Two of Texas's most prominent real estate families are joining forces with a publicly traded digital infrastructure firm to build a data center in the Midwest, betting that the insatiable demand for cloud computing will turn an industrial site into a lucrative long-term asset.
Hunt Properties and Crow Holdings, both Dallas-based real estate dynasties with decades of experience in development and infrastructure, are teaming up with Empery Digital, a Nasdaq-listed company focused on bitcoin mining and digital assets. The group is putting $230 million into acquiring and redeveloping a 150-megawatt (MW) industrial facility in the Midwest, with plans to convert it into a data center. They are also courting an unnamed cloud computing company for a lease that could be worth up to $1 billion over its term.
Why This Site Is Attractive
The appeal of this particular property lies in what it already has: a substation and a utility agreement that can deliver about 150 MW of power. In the world of data centers, power is the most scarce and valuable resource. New electricity connections can take years to secure, especially as AI-driven demand pushes cloud providers to expand capacity at a breakneck pace. By buying a lightly used site with power already lined up, the partnership avoids the long wait times that plague many new projects.
Each partner brings a distinct strength to the table. Hunt Properties contributes expertise in power and infrastructure, Crow Holdings adds deep property development experience, and Empery Digital—a company with a market capitalization of around $100 million—provides access to public-market funding. The group has already secured a non-binding letter of intent (LOI) from a cloud computing company. If that LOI converts into a signed long-term lease, the site could expand to roughly 300 MW and serve as a template for future acquisitions.
What It Means for Investors
For everyday investors, the key question is not whether AI demand is real—it clearly is—but whether the tenant actually commits. A signed lease from a major hyperscaler (think Amazon Web Services, Microsoft Azure, or Google Cloud) would transform this speculative project into something closer to a contract-backed infrastructure asset. Predictable rent from a creditworthy tenant makes lenders more willing to provide asset-level project debt, which is typically cheaper than raising equity. That lower-cost financing improves returns for all partners and reduces dilution risk for smaller public companies like Empery Digital.

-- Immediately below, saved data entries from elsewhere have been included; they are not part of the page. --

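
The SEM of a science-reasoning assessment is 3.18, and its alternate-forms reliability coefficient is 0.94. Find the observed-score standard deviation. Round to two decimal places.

12.98

σ = SEM·(1 − r)^(−1/2) ≃ 3.18*4.082 ≃ 12.982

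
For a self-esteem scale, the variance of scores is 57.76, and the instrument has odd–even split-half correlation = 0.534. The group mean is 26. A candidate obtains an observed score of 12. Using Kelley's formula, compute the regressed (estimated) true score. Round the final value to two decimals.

16.25

r_full = 2·0.534 / (1 + 0.534) ≈ 0.696
Estimated true score = 0.696·12 + (1 − 0.696)·26 ≈ 16.253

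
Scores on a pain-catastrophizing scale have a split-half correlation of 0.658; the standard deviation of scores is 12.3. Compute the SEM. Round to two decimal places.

5.59

r_full = 2·0.658 / (1 + 0.658) ≈ 0.79373
SEM = 12.30000·√(1 − 0.79373) ≈ 5.58632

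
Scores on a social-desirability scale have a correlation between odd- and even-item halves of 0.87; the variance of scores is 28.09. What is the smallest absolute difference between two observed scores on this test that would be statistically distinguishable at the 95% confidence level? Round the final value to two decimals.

SD = √28.09 = 5.3000
Spearman-Brown: r = 2(0.87) / (1 + 0.87) = 1.7400 / 1.8700 ≈ 0.9305
SEM = 5.3000*√(1 − 0.9305) ≈ 1.3974
SE_diff = √2 * SEM ≈ 1.9762
Smallest detectable difference = 1.96*1.9762 ≈ 3.8734

3.87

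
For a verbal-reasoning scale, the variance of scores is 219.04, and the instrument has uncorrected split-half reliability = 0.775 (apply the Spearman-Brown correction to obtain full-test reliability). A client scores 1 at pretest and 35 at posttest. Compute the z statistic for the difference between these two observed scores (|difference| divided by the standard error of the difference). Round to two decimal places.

SD = √219.04 = 14.8000
Spearman-Brown: r = 2(0.775) / (1 + 0.775) = 1.5500 / 1.7750 ≈ 0.8732
The standard error of measurement is 14.8000*√(1 − 0.8732) ≈ 14.8000*0.3560 ≈ 5.2693.
SE_diff = SEM * √2 ≈ 5.2693 * 1.4142 ≈ 7.4519
z = 34 / 7.4519 ≈ 4.5626

4.56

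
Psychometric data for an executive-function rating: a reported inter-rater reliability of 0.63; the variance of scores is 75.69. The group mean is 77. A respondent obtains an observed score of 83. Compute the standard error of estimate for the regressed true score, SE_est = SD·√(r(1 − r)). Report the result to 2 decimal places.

4.20

SD = √75.69 = 8.7000
SE_est = 8.7000·√[r(1 − r)] ≃ 4.2004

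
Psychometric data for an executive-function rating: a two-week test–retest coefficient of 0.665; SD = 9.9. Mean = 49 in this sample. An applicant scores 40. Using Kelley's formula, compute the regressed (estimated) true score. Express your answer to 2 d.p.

43.02

Estimated true score = 0.665*40 + (1 − 0.665)*49 ≈ 43.015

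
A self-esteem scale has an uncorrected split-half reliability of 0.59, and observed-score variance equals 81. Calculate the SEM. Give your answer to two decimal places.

SD = √81 ≈ 9.000
Spearman-Brown: r = 2(0.59) / (1 + 0.59) = 1.180 / 1.590 ≈ 0.742
SEM = 9.000 × √(1 − 0.742) = 9.000 × √0.258 ≈ 9.000 × 0.508 ≈ 4.570

4.57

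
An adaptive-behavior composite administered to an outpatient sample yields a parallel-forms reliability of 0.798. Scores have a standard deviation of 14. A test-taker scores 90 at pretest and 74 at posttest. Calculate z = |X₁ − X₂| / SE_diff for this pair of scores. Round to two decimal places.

SEM = 14.000 * √(1 − 0.798) = 14.000 * √0.202 ≈ 14.000 * 0.449 ≈ 6.292
Standard error of the difference = 6.292·√2 ≈ 8.899
z = 16 / 8.899 ≈ 1.798

1.80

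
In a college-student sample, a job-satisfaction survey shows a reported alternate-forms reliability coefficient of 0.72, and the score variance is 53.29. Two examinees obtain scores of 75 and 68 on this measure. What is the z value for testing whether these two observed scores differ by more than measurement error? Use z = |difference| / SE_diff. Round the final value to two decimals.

1.28

SD = √53.29 ≃ 7.3000
SEM = 7.3000 * √(1 − 0.7200) = 7.3000 * √0.2800 ≃ 7.3000 * 0.5292 ≃ 3.8628
SE_diff = √2 * SEM ≃ 5.4628
z = 7 / 5.4628 ≃ 1.2814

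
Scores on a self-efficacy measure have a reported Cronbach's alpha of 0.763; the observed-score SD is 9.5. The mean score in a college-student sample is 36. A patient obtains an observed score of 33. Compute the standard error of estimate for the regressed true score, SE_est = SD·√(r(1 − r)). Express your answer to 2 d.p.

4.04

SE_est = SD · √(r(1 − r)) = 9.500 · √0.181 ≈ 9.500 · 0.425 ≈ 4.040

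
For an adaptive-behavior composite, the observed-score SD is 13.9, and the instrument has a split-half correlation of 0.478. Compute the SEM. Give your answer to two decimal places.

8.26

Spearman-Brown: r = 2(0.478) / (1 + 0.478) = 0.956 / 1.478 ≈ 0.647
The standard error of measurement is 13.900×√(1 − 0.647) ≈ 13.900×0.594 ≈ 8.261.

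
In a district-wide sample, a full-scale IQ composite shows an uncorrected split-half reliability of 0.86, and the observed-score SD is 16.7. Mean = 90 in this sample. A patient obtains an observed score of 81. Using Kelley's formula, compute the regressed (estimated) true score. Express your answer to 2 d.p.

81.68

Spearman-Brown: r = 2(0.86) / (1 + 0.86) = 1.720 / 1.860 ≈ 0.925
T̂ = r·X + (1 − r)·M = 0.925×81 + 0.075×90 ≈ 74.903 + 6.774 ≈ 81.677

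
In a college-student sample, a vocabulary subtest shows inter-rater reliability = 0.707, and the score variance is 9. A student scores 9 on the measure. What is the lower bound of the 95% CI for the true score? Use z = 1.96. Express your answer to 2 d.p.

5.82

SD = √9 = 3.000
The standard error of measurement is 3.000·√(1 − 0.707) ≃ 3.000·0.541 ≃ 1.624.
Margin = 1.96 · 1.624 ≃ 3.183
Lower bound: 9 − 3.183 = 5.817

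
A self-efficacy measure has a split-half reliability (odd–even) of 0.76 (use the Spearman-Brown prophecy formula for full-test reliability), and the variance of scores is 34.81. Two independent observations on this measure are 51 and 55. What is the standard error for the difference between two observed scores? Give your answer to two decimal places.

SD = √34.81 = 5.900
r_full = 2·0.76 / (1 + 0.76) ≈ 0.864
SEM = 5.900×√(1 − 0.864) ≈ 2.179
SE_diff = √2 × SEM ≈ 3.081

3.08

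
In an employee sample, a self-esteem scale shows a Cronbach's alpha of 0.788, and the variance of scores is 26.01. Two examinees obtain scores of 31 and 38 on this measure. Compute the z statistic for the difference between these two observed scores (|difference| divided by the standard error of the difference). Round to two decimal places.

2.11

σ = 26.01^(1/2) = 5.100
SEM = 5.100 × √(1 − 0.788) = 5.100 × √0.212 ≈ 5.100 × 0.460 ≈ 2.348
Standard error of the difference = 2.348·√2 ≈ 3.321
z = |31 − 38| / 3.321 = 7 / 3.321 ≈ 2.108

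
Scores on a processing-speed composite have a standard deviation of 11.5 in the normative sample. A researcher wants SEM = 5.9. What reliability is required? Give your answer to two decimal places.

0.74

r = 1 − (SEM / SD)² = 1 − (5.900 / 11.5)² ≃ 1 − 0.263 ≃ 0.737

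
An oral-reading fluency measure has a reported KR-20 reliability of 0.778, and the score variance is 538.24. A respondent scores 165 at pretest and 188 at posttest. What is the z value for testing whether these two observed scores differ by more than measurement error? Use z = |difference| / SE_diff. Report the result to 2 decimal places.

SD = √538.24 ≈ 23.20000
SEM = 23.20000×√(1 − 0.77800) ≈ 10.93112
SE_diff = √2 × SEM ≈ 15.45893
z = |165 − 188| / 15.45893 = 23 / 15.45893 ≈ 1.48781

1.49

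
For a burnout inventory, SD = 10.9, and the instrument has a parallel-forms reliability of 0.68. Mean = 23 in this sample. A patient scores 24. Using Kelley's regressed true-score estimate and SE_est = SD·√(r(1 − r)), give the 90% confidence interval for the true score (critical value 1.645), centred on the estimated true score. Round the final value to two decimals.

[15.32, 32.04]

T̂ = r·X + (1 − r)·M = 0.6800·24 + 0.3200·23 = 16.3200 + 7.3600 ≈ 23.6800
SE_est = 10.9000·√[r(1 − r)] ≈ 5.0846
CI = 23.6800 ± 1.645 · 5.0846 → [15.3158, 32.0442]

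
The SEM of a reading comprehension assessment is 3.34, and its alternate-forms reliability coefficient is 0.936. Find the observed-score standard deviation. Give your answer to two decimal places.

13.20

SD = SEM / √(1 − r) = 3.34 / √0.0640 ≈ 3.34 / 0.2530 ≈ 13.2025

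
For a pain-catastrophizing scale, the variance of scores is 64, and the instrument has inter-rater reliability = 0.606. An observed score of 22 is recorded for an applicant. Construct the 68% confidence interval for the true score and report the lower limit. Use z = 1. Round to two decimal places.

16.98

SD = √64 = 8.000
The standard error of measurement is 8.000*√(1 − 0.606) ≈ 8.000*0.628 ≈ 5.022.
Half-width = 1*5.022 ≈ 5.022
Lower limit = 22 − 5.022 ≈ 16.978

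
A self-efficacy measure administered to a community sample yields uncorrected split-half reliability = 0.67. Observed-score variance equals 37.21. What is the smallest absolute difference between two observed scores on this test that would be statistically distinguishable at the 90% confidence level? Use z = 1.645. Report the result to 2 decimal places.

6.31

σ = 37.21^(1/2) = 6.100
Spearman-Brown: r = 2(0.67) / (1 + 0.67) = 1.340 / 1.670 ≈ 0.802
SEM = 6.100×√(1 − 0.802) ≈ 2.712
SE_diff = √2 × SEM ≈ 3.835
Smallest detectable difference = 1.645×3.835 ≈ 6.308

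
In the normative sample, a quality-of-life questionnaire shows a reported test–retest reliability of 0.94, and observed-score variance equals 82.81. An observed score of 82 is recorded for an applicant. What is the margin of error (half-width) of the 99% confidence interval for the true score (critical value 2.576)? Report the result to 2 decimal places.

5.74

σ = 82.81^(1/2) = 9.1000
SEM = 9.1000 * √(1 − 0.9400) = 9.1000 * √0.0600 ≈ 9.1000 * 0.2449 ≈ 2.2290
Half-width = 2.576*2.2290 ≈ 5.7420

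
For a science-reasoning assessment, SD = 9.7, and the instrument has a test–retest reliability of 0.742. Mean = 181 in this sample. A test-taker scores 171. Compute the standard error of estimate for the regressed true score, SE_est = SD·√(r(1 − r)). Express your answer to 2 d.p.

SE_est = SD · √(r(1 − r)) = 9.7000 · √0.1914 ≃ 9.7000 · 0.4375 ≃ 4.2441

4.24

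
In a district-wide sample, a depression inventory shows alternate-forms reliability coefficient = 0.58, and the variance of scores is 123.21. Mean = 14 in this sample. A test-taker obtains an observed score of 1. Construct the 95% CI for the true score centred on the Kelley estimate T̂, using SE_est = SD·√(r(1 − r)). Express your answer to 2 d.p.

[-4.28, 17.20]

σ = 123.21^(1/2) = 11.100
Estimated true score = 0.580×1 + (1 − 0.580)×14 ≈ 6.460
SE_est = SD × √(r(1 − r)) = 11.100 × √0.244 ≈ 11.100 × 0.494 ≈ 5.478
95% CI: 6.460 ± 10.738 ≈ (-4.278, 17.198)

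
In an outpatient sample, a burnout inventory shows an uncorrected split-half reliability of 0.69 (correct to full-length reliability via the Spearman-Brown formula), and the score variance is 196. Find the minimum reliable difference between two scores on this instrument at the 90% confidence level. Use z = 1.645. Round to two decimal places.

σ = 196^(1/2) = 14.0000
Full-length reliability (Spearman-Brown) = 2(0.69)/(1+0.69) ≈ 0.8166
The standard error of measurement is 14.0000×√(1 − 0.8166) ≈ 14.0000×0.4283 ≈ 5.9961.
Standard error of the difference = 5.9961·√2 ≈ 8.4797
Minimum reliable difference = 1.645 × SE_diff ≈ 1.645 × 8.4797 ≈ 13.9491

13.95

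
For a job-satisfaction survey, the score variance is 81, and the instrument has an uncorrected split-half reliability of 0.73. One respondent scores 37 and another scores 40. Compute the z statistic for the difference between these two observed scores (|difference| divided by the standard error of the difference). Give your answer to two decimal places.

σ = 81^(1/2) = 9.0000
Full-length reliability (Spearman-Brown) = 2(0.73)/(1+0.73) ≈ 0.8439
The standard error of measurement is 9.0000×√(1 − 0.8439) ≈ 9.0000×0.3951 ≈ 3.5555.
Standard error of the difference = 3.5555·√2 ≈ 5.0282
z = |37 − 40| / 5.0282 = 3 / 5.0282 ≈ 0.5966

0.60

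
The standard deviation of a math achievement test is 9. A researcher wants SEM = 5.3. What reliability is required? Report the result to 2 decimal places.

0.65

r = 1 − (SEM / SD)² = 1 − (5.30000 / 9)² ≈ 1 − 0.34679 ≈ 0.65321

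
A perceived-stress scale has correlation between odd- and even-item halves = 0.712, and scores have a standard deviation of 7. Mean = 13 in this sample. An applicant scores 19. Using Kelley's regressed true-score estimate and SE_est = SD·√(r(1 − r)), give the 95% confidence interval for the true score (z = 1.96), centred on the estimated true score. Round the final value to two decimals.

[12.86, 23.12]

Spearman-Brown: r = 2(0.712) / (1 + 0.712) = 1.42400 / 1.71200 ≃ 0.83178
T̂ = r·X + (1 − r)·M = 0.83178×19 + 0.16822×13 ≃ 15.80374 + 2.18692 ≃ 17.99065
SE_est = SD × √(r(1 − r)) = 7.00000 × √0.13992 ≃ 7.00000 × 0.37407 ≃ 2.61846
CI = 17.99065 ± 1.96 × 2.61846 → [12.85848, 23.12283]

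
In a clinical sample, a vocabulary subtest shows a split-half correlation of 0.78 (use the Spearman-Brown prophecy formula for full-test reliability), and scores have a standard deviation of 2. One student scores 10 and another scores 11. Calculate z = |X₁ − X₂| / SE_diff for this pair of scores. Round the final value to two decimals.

r_full = 2·0.78 / (1 + 0.78) ≈ 0.876
SEM = 2.000 · √(1 − 0.876) = 2.000 · √0.124 ≈ 2.000 · 0.352 ≈ 0.703
SE_diff = SEM · √2 ≈ 0.703 · 1.414 ≈ 0.994
z = |10 − 11| / 0.994 = 1 / 0.994 ≈ 1.006

1.01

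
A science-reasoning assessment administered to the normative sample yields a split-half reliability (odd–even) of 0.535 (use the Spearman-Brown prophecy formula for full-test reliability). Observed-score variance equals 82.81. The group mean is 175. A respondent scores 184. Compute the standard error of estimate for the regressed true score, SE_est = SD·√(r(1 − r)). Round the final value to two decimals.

SD = √82.81 ≈ 9.100
Spearman-Brown: r = 2(0.535) / (1 + 0.535) = 1.070 / 1.535 ≈ 0.697
SE_est = SD × √(r(1 − r)) = 9.100 × √0.211 ≈ 9.100 × 0.460 ≈ 4.182

4.18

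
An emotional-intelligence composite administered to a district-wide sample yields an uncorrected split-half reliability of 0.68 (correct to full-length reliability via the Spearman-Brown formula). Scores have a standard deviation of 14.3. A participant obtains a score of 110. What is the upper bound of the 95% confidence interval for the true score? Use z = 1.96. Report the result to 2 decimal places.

122.23

r_full = 2·0.68 / (1 + 0.68) ≈ 0.8095
The standard error of measurement is 14.3000·√(1 − 0.8095) ≈ 14.3000·0.4364 ≈ 6.2410.
1.96 · SEM ≈ 12.2324
Upper limit = 110 + 12.2324 ≈ 122.2324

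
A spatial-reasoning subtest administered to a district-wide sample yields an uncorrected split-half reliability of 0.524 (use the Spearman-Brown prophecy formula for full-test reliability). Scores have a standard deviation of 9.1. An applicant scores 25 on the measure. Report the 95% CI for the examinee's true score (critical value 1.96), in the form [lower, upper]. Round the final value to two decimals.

Spearman-Brown: r = 2(0.524) / (1 + 0.524) = 1.048 / 1.524 ≈ 0.688
SEM = 9.100 * √(1 − 0.688) = 9.100 * √0.312 ≈ 9.100 * 0.559 ≈ 5.086
Margin = 1.96 * 5.086 ≈ 9.968
CI = 25 ± 9.968 → [15.032, 34.968]

[15.03, 34.97]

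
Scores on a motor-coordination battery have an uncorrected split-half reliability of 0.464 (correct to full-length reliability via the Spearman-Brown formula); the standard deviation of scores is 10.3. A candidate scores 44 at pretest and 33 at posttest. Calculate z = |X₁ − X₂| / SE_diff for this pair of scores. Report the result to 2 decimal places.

1.25

Spearman-Brown: r = 2(0.464) / (1 + 0.464) = 0.9280 / 1.4640 ≃ 0.6339
SEM = 10.3000*√(1 − 0.6339) ≃ 6.2323
SE_diff = SEM * √2 ≃ 6.2323 * 1.4142 ≃ 8.8138
z = |44 − 33| / 8.8138 = 11 / 8.8138 ≃ 1.2480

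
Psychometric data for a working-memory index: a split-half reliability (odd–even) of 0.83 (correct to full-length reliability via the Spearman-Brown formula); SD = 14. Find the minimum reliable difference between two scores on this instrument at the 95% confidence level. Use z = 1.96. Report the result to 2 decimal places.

Spearman-Brown: r = 2(0.83) / (1 + 0.83) = 1.660 / 1.830 ≃ 0.907
SEM = 14.000 * √(1 − 0.907) = 14.000 * √0.093 ≃ 14.000 * 0.305 ≃ 4.267
SE_diff = √2 * SEM ≃ 6.035
Minimum reliable difference = 1.96 * SE_diff ≃ 1.96 * 6.035 ≃ 11.828

11.83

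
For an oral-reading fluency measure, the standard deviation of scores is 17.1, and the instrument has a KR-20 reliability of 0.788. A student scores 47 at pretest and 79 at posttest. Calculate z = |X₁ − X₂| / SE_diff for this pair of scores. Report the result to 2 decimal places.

The standard error of measurement is 17.100*√(1 − 0.788) ≃ 17.100*0.460 ≃ 7.873.
Standard error of the difference = 7.873·√2 ≃ 11.135
z = |47 − 79| / 11.135 = 32 / 11.135 ≃ 2.874

2.87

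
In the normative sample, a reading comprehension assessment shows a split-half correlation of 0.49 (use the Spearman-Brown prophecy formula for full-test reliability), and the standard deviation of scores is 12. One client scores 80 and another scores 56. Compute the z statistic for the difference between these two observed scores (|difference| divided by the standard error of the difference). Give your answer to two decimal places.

2.42

r_full = 2·0.49 / (1 + 0.49) ≃ 0.6577
SEM = 12.0000 × √(1 − 0.6577) = 12.0000 × √0.3423 ≃ 12.0000 × 0.5850 ≃ 7.0206
Standard error of the difference = 7.0206·√2 ≃ 9.9286
z = |80 − 56| / 9.9286 = 24 / 9.9286 ≃ 2.4173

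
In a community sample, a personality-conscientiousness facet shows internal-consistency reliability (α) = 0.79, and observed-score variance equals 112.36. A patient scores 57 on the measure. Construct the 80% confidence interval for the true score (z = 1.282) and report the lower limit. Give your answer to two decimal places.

50.77

SD = √112.36 ≈ 10.6000
SEM = 10.6000 × √(1 − 0.7900) = 10.6000 × √0.2100 ≈ 10.6000 × 0.4583 ≈ 4.8575
1.282 × SEM ≈ 6.2274
Lower bound: 57 − 6.2274 = 50.7726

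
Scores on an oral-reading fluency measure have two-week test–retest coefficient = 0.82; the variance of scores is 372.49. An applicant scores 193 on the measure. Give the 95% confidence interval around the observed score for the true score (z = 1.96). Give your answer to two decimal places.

σ = 372.49^(1/2) = 19.3000
The standard error of measurement is 19.3000*√(1 − 0.8200) ≈ 19.3000*0.4243 ≈ 8.1883.
Margin = 1.96 * 8.1883 ≈ 16.0491
Interval: (176.9509, 209.0491)

[176.95, 209.05]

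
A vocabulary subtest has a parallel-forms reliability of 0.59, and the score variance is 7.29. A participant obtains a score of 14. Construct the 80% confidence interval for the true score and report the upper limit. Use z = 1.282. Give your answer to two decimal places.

16.22

σ = 7.29^(1/2) = 2.700
SEM = 2.700 · √(1 − 0.590) = 2.700 · √0.410 ≃ 2.700 · 0.640 ≃ 1.729
1.282 · SEM ≃ 2.216
Upper limit = 14 + 2.216 ≃ 16.216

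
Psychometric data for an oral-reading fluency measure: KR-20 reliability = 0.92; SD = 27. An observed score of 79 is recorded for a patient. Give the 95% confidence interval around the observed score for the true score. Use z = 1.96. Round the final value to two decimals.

SEM = 27.0000 · √(1 − 0.9200) = 27.0000 · √0.0800 ≈ 27.0000 · 0.2828 ≈ 7.6368
1.96 · SEM ≈ 14.9680
CI = 79 ± 14.9680 → [64.0320, 93.9680]

[64.03, 93.97]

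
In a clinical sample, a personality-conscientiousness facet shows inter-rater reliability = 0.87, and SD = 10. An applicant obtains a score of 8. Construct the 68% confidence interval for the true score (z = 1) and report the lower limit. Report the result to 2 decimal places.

SEM = 10.00000 × √(1 − 0.87000) = 10.00000 × √0.13000 ≈ 10.00000 × 0.36056 ≈ 3.60555
1 × SEM ≈ 3.60555
Lower limit = 8 − 3.60555 ≈ 4.39445

4.39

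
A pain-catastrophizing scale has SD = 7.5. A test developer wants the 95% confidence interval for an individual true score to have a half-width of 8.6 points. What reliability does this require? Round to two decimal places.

0.66

Required SEM = 8.6 / 1.96 ≈ 4.388
r = 1 − (4.388/7.5)² ≈ 1 − 0.342 ≈ 0.658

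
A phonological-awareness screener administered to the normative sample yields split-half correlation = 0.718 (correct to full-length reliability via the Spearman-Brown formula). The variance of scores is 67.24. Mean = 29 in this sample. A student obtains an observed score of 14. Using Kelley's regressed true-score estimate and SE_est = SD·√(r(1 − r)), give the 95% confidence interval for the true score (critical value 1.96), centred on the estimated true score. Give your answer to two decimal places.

[10.51, 22.42]

SD = √67.24 = 8.200
Spearman-Brown: r = 2(0.718) / (1 + 0.718) = 1.436 / 1.718 ≈ 0.836
Estimated true score = 0.836·14 + (1 − 0.836)·29 ≈ 16.462
SE_est = 8.200·√[r(1 − r)] ≈ 3.037
CI = 16.462 ± 1.96 · 3.037 → [10.509, 22.415]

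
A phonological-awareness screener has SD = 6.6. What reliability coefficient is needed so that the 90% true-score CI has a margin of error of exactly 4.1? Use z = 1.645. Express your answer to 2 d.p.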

But an LOI is not a contract. Until the lease is binding, the project remains a higher-risk development. Construction cash flows are uncertain, and the funding stack often relies on more expensive bridge loans and equity. For a company with Empery Digital's relatively small market cap, that can mean higher dilution if the company needs to raise additional capital. The stock's near-term narrative will hinge on whether the LOI becomes a firm lease, because that decision largely determines whether the project can be financed efficiently and scaled into what the partners describe as "several similar purchases."
This deal also highlights a broader trend: traditional real estate developers are increasingly pivoting toward data centers as demand for office and retail space softens. The shift is being fueled by the AI boom, which has sent chip stocks surging and created a race for power and land. At the same time, the broader market has seen increased appetite for infrastructure assets, as evidenced by deals like Bridgepoint's $1.4 billion acquisition of Kayne Anderson Real Estate.
What to Watch Next
Investors should keep an eye on Empery Digital's disclosures for any update on the lease negotiations. A signed deal would likely boost the stock and open the door for more projects. Conversely, a delay or failure to convert the LOI could raise questions about the company's ability to execute on its ambitious plans.
The broader data center market remains red-hot, with cloud providers spending billions to expand capacity. But the path from a speculative build to a cash-flowing asset is not automatic. For now, this Texas trio is betting that their combined expertise—and a site with power already in hand—will give them an edge in a crowded field.